When news that Cornell died in California on March 18 reached Detroit, Facebook exploded with people sharing memories of him and his popular dance classes for preteen Jewish Detroiters.
I checked the William Davidson Digital Archive of Jewish Detroit History to see what I could find on him.
There was no shortage of JN pages that cited Joe Cornell. Since his name first appeared in 1951, Cornell was cited on 974 pages of the JN. Research in the Archive shows he was an institution in the Detroit Jewish community, as well as in Michigan and Hollywood, California.
Born and raised in Detroit, his real name was Joseph Coronella, and it seems he became an honorary member of the Jewish community.
Cornell began his career as a dancer and entertainer in the 1940s while attending classes at Wayne State University and giving lessons at the local Arthur Murray Dance Studio in Detroit. From there, he began entertaining at resorts in western and northern Michigan, and then made his way back to Detroit to develop a very successful business — and make his connection to Detroit’s Jews. His professional journey can be followed in the historic pages of the JN.

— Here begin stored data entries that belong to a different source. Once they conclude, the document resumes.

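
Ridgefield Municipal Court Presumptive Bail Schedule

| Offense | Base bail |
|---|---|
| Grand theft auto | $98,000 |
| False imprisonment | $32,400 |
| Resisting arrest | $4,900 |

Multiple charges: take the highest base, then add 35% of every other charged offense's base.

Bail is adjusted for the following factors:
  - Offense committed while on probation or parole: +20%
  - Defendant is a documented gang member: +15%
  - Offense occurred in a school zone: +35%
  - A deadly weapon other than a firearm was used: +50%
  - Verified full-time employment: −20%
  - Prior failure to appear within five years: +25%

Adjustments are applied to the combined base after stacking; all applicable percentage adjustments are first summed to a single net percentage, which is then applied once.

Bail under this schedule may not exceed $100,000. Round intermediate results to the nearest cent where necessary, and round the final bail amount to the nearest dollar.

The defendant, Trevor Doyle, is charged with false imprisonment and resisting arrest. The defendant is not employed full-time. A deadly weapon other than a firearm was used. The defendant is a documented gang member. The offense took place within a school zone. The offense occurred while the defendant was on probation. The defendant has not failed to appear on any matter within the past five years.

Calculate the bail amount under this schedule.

$75,053

Base amounts from the schedule: false imprisonment $32,400; resisting arrest $4,900.
Stacking rule: highest base plus 35% of each additional charge. Highest is false imprisonment at $32,400. Additional: $4,900 × 35% = $1,715. Combined base = $32,400 + $1,715 = $34,115.
Net percentage adjustment: +20% +15% +35% +50% = +120%. $34,115 × 2.2 = $75,053.
$75,053 is within the $100,000 maximum.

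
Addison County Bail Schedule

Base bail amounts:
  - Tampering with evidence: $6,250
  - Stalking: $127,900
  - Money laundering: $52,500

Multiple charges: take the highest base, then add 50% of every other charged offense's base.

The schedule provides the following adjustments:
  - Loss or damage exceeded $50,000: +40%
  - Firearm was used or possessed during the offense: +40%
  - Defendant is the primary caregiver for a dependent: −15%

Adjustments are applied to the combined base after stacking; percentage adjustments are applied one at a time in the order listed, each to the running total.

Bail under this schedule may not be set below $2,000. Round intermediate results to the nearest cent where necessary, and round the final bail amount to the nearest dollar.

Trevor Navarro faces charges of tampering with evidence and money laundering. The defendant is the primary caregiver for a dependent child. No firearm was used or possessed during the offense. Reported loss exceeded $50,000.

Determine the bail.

Base amounts from the schedule: tampering with evidence $6,250; money laundering $52,500.
Stacking rule: highest base plus 50% of each additional charge. Highest is money laundering at $52,500. Additional: $6,250 × 50% = $3,125. Combined base = $52,500 + $3,125 = $55,625.
Loss or damage exceeded $50,000 (+40%): $55,625 × 1.4 = $77,875.
Defendant is the primary caregiver for a dependent (−15%): $77,875 × 0.85 = $66,193.75.
$66,193.75 is at or above the $2,000 minimum.
Rounded to the nearest dollar: $66,194.

$66,194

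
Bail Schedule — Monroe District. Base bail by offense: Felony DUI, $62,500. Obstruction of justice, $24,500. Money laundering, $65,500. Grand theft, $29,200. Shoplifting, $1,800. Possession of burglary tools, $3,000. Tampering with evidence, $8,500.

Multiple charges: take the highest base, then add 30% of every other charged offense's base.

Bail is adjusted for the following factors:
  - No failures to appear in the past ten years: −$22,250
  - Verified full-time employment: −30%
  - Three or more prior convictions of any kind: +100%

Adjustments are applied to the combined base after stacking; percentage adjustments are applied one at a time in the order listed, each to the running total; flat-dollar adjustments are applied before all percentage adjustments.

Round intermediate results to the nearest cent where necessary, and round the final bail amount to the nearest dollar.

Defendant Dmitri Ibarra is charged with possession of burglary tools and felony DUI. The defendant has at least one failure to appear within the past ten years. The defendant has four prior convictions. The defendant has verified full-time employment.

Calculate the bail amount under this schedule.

Base amounts from the schedule: possession of burglary tools $3,000; felony DUI $62,500.
Stacking rule: highest base plus 30% of each additional charge. Highest is felony DUI at $62,500. Additional: $3,000 × 30% = $900. Combined base = $62,500 + $900 = $63,400.
Verified full-time employment (−30%): $63,400 × 0.7 = $44,380.
Three or more prior convictions of any kind (+100%): $44,380 × 2 = $88,760.

$88,760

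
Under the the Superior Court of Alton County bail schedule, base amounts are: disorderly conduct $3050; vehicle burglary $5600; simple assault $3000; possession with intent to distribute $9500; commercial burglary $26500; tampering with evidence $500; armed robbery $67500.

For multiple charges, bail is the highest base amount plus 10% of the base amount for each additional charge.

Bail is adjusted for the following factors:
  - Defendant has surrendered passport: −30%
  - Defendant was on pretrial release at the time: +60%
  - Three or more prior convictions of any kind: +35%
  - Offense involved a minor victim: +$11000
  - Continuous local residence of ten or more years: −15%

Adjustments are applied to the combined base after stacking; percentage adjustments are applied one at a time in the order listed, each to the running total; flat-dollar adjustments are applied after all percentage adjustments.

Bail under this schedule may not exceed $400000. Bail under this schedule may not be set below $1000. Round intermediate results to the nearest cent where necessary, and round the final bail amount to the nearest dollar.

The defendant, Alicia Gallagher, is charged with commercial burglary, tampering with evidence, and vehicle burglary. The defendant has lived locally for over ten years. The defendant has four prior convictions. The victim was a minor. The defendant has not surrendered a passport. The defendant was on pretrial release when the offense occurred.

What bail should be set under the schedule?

$60774

Base amounts from the schedule: commercial burglary $26500; tampering with evidence $500; vehicle burglary $5600.
Stacking rule: highest base plus 10% of each additional charge. Highest is commercial burglary at $26500. Additional: $500 × 10% = $50; $5600 × 10% = $560. Combined base = $26500 + $610 = $27110.
Defendant was on pretrial release at the time (+60%): $27110 × 1.6 = $43376.
Three or more prior convictions of any kind (+35%): $43376 × 1.35 = $58557.60.
Continuous local residence of ten or more years (−15%): $58557.60 × 0.85 = $49773.96.
Offense involved a minor victim (+$11000 flat): $49773.96 + $11000 = $60773.96.
$60773.96 is within the $400000 maximum.
$60773.96 is at or above the $1000 minimum.
Rounded to the nearest dollar: $60774.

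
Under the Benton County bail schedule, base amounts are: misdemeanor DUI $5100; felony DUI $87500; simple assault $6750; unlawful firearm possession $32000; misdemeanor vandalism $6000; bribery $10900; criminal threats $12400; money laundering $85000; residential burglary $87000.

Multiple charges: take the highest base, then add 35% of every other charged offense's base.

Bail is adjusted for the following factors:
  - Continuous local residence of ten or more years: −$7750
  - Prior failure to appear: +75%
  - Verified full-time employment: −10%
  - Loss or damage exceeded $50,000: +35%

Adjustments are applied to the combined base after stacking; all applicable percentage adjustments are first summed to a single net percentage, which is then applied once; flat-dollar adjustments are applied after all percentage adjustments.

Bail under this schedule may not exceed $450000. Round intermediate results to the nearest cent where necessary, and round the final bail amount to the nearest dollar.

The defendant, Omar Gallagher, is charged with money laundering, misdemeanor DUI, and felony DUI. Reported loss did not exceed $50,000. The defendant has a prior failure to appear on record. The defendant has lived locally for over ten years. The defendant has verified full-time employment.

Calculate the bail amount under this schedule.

Base amounts from the schedule: money laundering $85000; misdemeanor DUI $5100; felony DUI $87500.
Stacking rule: highest base plus 35% of each additional charge. Highest is felony DUI at $87500. Additional: $85000 × 35% = $29750; $5100 × 35% = $1785. Combined base = $87500 + $31535 = $119035.
Net percentage adjustment: +75% −10% = +65%. $119035 × 1.65 = $196407.75.
Continuous local residence of ten or more years (−$7750 flat): $196407.75 − $7750 = $188657.75.
$188657.75 is within the $450000 maximum.
Rounded to the nearest dollar: $188658.

$188658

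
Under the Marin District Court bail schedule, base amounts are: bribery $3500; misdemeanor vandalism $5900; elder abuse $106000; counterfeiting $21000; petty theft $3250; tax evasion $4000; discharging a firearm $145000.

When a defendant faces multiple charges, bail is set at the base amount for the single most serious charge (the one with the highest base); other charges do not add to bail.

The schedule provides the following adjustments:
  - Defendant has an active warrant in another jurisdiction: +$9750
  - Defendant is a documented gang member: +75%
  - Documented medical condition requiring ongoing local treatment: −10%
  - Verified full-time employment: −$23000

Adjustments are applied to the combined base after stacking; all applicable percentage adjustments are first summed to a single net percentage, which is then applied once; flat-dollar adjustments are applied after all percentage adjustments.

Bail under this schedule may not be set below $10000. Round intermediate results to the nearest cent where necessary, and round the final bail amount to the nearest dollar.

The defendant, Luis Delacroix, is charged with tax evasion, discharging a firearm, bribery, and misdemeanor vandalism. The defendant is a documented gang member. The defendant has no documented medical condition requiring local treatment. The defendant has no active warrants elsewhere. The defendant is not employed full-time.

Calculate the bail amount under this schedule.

Base amounts from the schedule: tax evasion $4000; discharging a firearm $145000; bribery $3500; misdemeanor vandalism $5900.
Stacking rule: use the highest base only. Highest is discharging a firearm at $145000. Combined base = $145000.
Defendant is a documented gang member (+75%): $145000 × 1.75 = $253750.
$253750 is at or above the $10000 minimum.

$253750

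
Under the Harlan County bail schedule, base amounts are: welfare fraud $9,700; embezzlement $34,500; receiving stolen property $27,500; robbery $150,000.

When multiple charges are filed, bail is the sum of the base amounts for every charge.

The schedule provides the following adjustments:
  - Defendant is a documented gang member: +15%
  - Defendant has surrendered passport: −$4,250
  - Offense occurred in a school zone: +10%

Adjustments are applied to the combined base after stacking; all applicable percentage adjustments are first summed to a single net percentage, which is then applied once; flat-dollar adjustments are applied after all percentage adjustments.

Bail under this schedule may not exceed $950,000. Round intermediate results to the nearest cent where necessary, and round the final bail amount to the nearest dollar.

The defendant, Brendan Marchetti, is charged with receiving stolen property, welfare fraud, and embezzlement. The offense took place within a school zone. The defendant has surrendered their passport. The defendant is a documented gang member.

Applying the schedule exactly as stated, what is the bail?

$85,375

Base amounts from the schedule: receiving stolen property $27,500; welfare fraud $9,700; embezzlement $34,500.
Stacking rule: sum of all bases. $27,500 + $9,700 + $34,500 = $71,700.
Net percentage adjustment: +15% +10% = +25%. $71,700 × 1.25 = $89,625.
Defendant has surrendered passport (−$4,250 flat): $89,625 − $4,250 = $85,375.
$85,375 is within the $950,000 maximum.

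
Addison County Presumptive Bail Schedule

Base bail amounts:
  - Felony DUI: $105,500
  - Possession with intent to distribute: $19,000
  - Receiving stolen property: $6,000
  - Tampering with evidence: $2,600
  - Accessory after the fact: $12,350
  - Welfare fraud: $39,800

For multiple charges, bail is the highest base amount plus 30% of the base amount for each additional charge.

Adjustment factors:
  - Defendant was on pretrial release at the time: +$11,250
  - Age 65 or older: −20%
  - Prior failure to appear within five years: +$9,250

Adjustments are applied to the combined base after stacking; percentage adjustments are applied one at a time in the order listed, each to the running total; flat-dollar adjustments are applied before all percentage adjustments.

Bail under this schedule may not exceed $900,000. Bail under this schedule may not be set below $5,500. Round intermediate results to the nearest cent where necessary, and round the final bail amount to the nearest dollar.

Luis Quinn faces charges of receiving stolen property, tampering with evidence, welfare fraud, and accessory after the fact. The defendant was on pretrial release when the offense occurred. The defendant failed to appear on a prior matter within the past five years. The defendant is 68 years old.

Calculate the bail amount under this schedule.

$53,268

Base amounts from the schedule: receiving stolen property $6,000; tampering with evidence $2,600; welfare fraud $39,800; accessory after the fact $12,350.
Stacking rule: highest base plus 30% of each additional charge. Highest is welfare fraud at $39,800. Additional: $6,000 × 30% = $1,800; $2,600 × 30% = $780; $12,350 × 30% = $3,705. Combined base = $39,800 + $6,285 = $46,085.
Defendant was on pretrial release at the time (+$11,250 flat): $46,085 + $11,250 = $57,335.
Prior failure to appear within five years (+$9,250 flat): $57,335 + $9,250 = $66,585.
Age 65 or older (−20%): $66,585 × 0.8 = $53,268.
$53,268 is within the $900,000 maximum.
$53,268 is at or above the $5,500 minimum.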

To begin, there is an excellent report in the Jan. 18, 2007, issue of the JN. It discusses the development of Joe Cornell Studios, which became Joe Cornell Entertainment, the work of his successors, and a bit about Cornell himself (for more biographical information about Cornell, see Karen Schwartz’s story on page 18).
The first mentions of Cornell begin to appear in the early 1950s, when he was the entertainment director for several Michigan resorts. By the late 1950s, there were advertisements noting that “entire families will enjoy Joe Cornell’s Omena Inn on Grand Traverse Bay.”
By the 1960s, Cornell was Detroit-based, soon becoming an institution in the Jewish community. In his column in the March 25, 1960, Danny Raskin referred to him: “Pappa Joe, the pied piper of Wyoming Ave. is more than just a dancing teacher or a social director … he’s the pride and joy of every youngster who meets him…” (Indeed, Raskin’s columns often had news about Cornell.)
Therein lies the main point: Thousands of kids, especially at their bar and bat mitzvahs, benefited from their relationship with Cornell, and the dance and etiquette lessons he taught them. And, this says nothing about his numerous charitable activities for youth in the city. Even when he moved to California, Cornell would often return and hold events in Detroit.
Star Trax Events purchased Joe Cornell Entertainment in 2015. One of its programs is the “Joe Cornell Experience,” featuring such events as a “Dance Party” for fifth graders. It is a most fitting legacy for someone who was much more than a great dancer.